Movie review: The Phantom of the Opera

I've been a fan of this musical since I first heard the soundtrack when I was little. I saw the stage production a few years ago. I was curious to see how this movie would stack up, nearly twenty years after the show was born.

The first obvious change from the original show is the character of the Phantom. Michael Crawford played him as a middle aged, pasty, bulky and lurking character. His music is really his only attraction - and to that end he has a fabulous voice. In this movie, Andrew Lloyd Webber and Joel Schumacher have changed tack. Gerard Butler is a younger, tanned, and basically sexy phantom - but his voice is lacking the power and polish needed for the role. Inconsistencies aside, I found his magnetism gave the movie extra emotional pull, as it's very easy to feel sympathy for this more attractive phantom, who just happens to have a scarred face and murders a few people here and there.

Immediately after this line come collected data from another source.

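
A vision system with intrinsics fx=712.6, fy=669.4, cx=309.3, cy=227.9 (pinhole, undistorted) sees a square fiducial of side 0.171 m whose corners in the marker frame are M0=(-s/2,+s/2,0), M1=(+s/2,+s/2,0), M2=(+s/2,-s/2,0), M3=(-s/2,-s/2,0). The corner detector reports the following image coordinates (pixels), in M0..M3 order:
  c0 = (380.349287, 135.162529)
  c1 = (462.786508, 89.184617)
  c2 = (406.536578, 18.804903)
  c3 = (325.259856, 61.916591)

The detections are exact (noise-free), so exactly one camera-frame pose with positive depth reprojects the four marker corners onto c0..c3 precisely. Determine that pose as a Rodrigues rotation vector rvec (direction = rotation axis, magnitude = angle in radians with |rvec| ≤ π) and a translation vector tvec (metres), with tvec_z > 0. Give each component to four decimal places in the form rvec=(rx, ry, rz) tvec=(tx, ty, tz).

rvec=(-0.2504, -0.0953, -0.5602) tvec=(0.1456, -0.2796, 1.2283)

Intrinsics K: fx=712.6, fy=669.4, cx=309.3, cy=227.9
Marker side s = 0.171 m; corners in marker frame (Z=0):
  M0 = (-0.0855, +0.0855, 0)
  M1 = (+0.0855, +0.0855, 0)
  M2 = (+0.0855, -0.0855, 0)
  M3 = (-0.0855, -0.0855, 0)
Detected image corners:
  c0 = (380.349287, 135.162529) px
  c1 = (462.786508, 89.184617) px
  c2 = (406.536578, 18.804903) px
  c3 = (325.259856, 61.916591) px
Planar DLT: solve 8×8 A·h = b for H (H[2,2]=1):
  H  [+529.03944 +258.67594 +393.77648]
  H  [-250.61287 +406.90474 +75.50169]
  H  [+0.12799 -0.16995 +1.00000]
B = K⁻¹H; ‖b₁‖=0.814150, ‖b₂‖=0.814150; λ = 2/(‖b₁‖+‖b₂‖) = 1.228275, sign → tz>0 ⇒ λ=+1.228275
r₁ = λ·B[:,0] = (+0.84365,-0.51337,+0.15720); r₂ = λ·B[:,1] = (+0.53647,+0.81769,-0.20875)
r₃ = r₁×r₂ = (-0.02138,+0.26044,+0.96525); SVD([r₁ r₂ r₃]) → R = UVᵀ:
  R  [+0.84365 +0.53647 -0.02138]
  R  [-0.51337 +0.81769 +0.26044]
  R  [+0.15720 -0.20875 +0.96525]
t = (+0.14561, -0.27963, +1.22828) m
tr R = 2.626593; θ = arccos((tr R − 1)/2) = 0.621001 rad = 35.581°
axis k = ((R−Rᵀ)₃₂, (R−Rᵀ)₁₃, (R−Rᵀ)₂₁) / (2 sinθ) = (-0.403187, -0.153464, -0.902158)
rvec = θ·k = (-0.250379, -0.095301, -0.560241)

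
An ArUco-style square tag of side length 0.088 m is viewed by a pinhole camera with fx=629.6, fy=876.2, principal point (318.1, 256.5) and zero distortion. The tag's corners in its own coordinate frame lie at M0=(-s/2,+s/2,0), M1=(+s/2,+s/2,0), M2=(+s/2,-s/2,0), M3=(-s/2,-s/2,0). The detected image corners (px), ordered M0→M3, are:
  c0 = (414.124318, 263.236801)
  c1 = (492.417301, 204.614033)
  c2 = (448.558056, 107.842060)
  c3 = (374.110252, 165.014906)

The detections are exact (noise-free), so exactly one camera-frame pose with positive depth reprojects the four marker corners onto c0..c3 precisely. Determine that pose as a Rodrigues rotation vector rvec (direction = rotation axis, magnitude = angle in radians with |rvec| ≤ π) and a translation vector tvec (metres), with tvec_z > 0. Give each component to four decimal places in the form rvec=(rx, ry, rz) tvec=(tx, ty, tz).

Intrinsics K: fx=629.6, fy=876.2, cx=318.1, cy=256.5
Marker side s = 0.088 m; corners in marker frame (Z=0):
  M0 = (-0.0440, +0.0440, 0)
  M1 = (+0.0440, +0.0440, 0)
  M2 = (+0.0440, -0.0440, 0)
  M3 = (-0.0440, -0.0440, 0)
Detected image corners:
  c0 = (414.124318, 263.236801) px
  c1 = (492.417301, 204.614033) px
  c2 = (448.558056, 107.842060) px
  c3 = (374.110252, 165.014906) px
Planar DLT: solve 8×8 A·h = b for H (H[2,2]=1):
  H  [+811.69207 +259.65816 +431.62349]
  H  [-681.59468 +1015.11246 +184.26544]
  H  [-0.12878 -0.50143 +1.00000]
B = K⁻¹H; ‖b₁‖=1.548729, ‖b₂‖=1.548729; λ = 2/(‖b₁‖+‖b₂‖) = 0.645691, sign → tz>0 ⇒ λ=+0.645691
r₁ = λ·B[:,0] = (+0.87445,-0.47794,-0.08315); r₂ = λ·B[:,1] = (+0.42988,+0.84284,-0.32377)
r₃ = r₁×r₂ = (+0.22483,+0.24738,+0.94247); SVD([r₁ r₂ r₃]) → R = UVᵀ:
  R  [+0.87445 +0.42988 +0.22483]
  R  [-0.47794 +0.84284 +0.24738]
  R  [-0.08315 -0.32377 +0.94247]
t = (+0.11642, -0.05323, +0.64569) m
tr R = 2.659762; θ = arccos((tr R − 1)/2) = 0.591902 rad = 33.913°
axis k = ((R−Rᵀ)₃₂, (R−Rᵀ)₁₃, (R−Rᵀ)₂₁) / (2 sinθ) = (-0.511835, +0.275995, -0.813543)
rvec = θ·k = (-0.302956, +0.163362, -0.481538)

rvec=(-0.3030, 0.1634, -0.4815) tvec=(0.1164, -0.0532, 0.6457)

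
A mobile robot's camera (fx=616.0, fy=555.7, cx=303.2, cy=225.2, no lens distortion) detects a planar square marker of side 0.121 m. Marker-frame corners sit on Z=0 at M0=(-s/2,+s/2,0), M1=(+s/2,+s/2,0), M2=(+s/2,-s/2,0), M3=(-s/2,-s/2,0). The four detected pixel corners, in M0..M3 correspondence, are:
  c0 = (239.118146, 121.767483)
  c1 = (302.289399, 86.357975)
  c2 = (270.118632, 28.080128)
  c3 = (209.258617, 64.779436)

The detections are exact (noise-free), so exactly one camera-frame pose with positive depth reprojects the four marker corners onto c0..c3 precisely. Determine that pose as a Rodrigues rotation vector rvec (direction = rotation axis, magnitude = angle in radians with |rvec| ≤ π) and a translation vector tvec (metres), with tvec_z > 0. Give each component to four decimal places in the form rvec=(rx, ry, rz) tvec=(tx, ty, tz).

Intrinsics K: fx=616.0, fy=555.7, cx=303.2, cy=225.2
Marker side s = 0.121 m; corners in marker frame (Z=0):
  M0 = (-0.0605, +0.0605, 0)
  M1 = (+0.0605, +0.0605, 0)
  M2 = (+0.0605, -0.0605, 0)
  M3 = (-0.0605, -0.0605, 0)
Detected image corners:
  c0 = (239.118146, 121.767483) px
  c1 = (302.289399, 86.357975) px
  c2 = (270.118632, 28.080128) px
  c3 = (209.258617, 64.779436) px
Planar DLT: solve 8×8 A·h = b for H (H[2,2]=1):
  H  [+439.02528 +214.26713 +254.50258]
  H  [-319.66741 +463.86100 +75.27380]
  H  [-0.28764 -0.16415 +1.00000]
B = K⁻¹H; ‖b₁‖=1.011400, ‖b₂‖=1.011400; λ = 2/(‖b₁‖+‖b₂‖) = 0.988728, sign → tz>0 ⇒ λ=+0.988728
r₁ = λ·B[:,0] = (+0.84465,-0.45351,-0.28440); r₂ = λ·B[:,1] = (+0.42380,+0.89110,-0.16230)
r₃ = r₁×r₂ = (+0.32703,+0.01656,+0.94487); SVD([r₁ r₂ r₃]) → R = UVᵀ:
  R  [+0.84465 +0.42380 +0.32703]
  R  [-0.45351 +0.89110 +0.01656]
  R  [-0.28440 -0.16230 +0.94487]
t = (-0.07816, -0.26676, +0.98873) m
tr R = 2.680619; θ = arccos((tr R − 1)/2) = 0.572943 rad = 32.827°
axis k = ((R−Rᵀ)₃₂, (R−Rᵀ)₁₃, (R−Rᵀ)₂₁) / (2 sinθ) = (-0.164963, +0.563944, -0.809169)
rvec = θ·k = (-0.094514, +0.323108, -0.463607)

rvec=(-0.0945, 0.3231, -0.4636) tvec=(-0.0782, -0.2668, 0.9887)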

While we're on the face - how come Gerard's hair is perfectly styled on both sides all throughout the film, but at the end a great deal of it disappears into scars? *shrug* And why does Meg suddenly appear in tight leather pants at the end? Oh well.

I thought that Emmy Rossum was fabulous as Christine, and Raoul (Patrick Wilson) was pretty good too. Minnie Driver was hilarious. Miranda Richardson was creepy but maternal at the same time. I found myself cringing during the portrayal of the back story - the freak show was a bit too much for me - but I suppose they thought it was necessary to impart how horrible people were to the phantom in his youth.

The music was pretty much the same as the original, except they took to speaking a lot of previously sung lines. In parts where the phantom is supposed to perform magic in the original (appearing suddenly, or taking over people's voices), the tricks were given logical explanations. Instead of lurking, this phantom leaps about and plunges down trapdoors.

In summary - loved the film, in the end deciding I like the new take on the phantom's character. If you like musicals, you'll love it.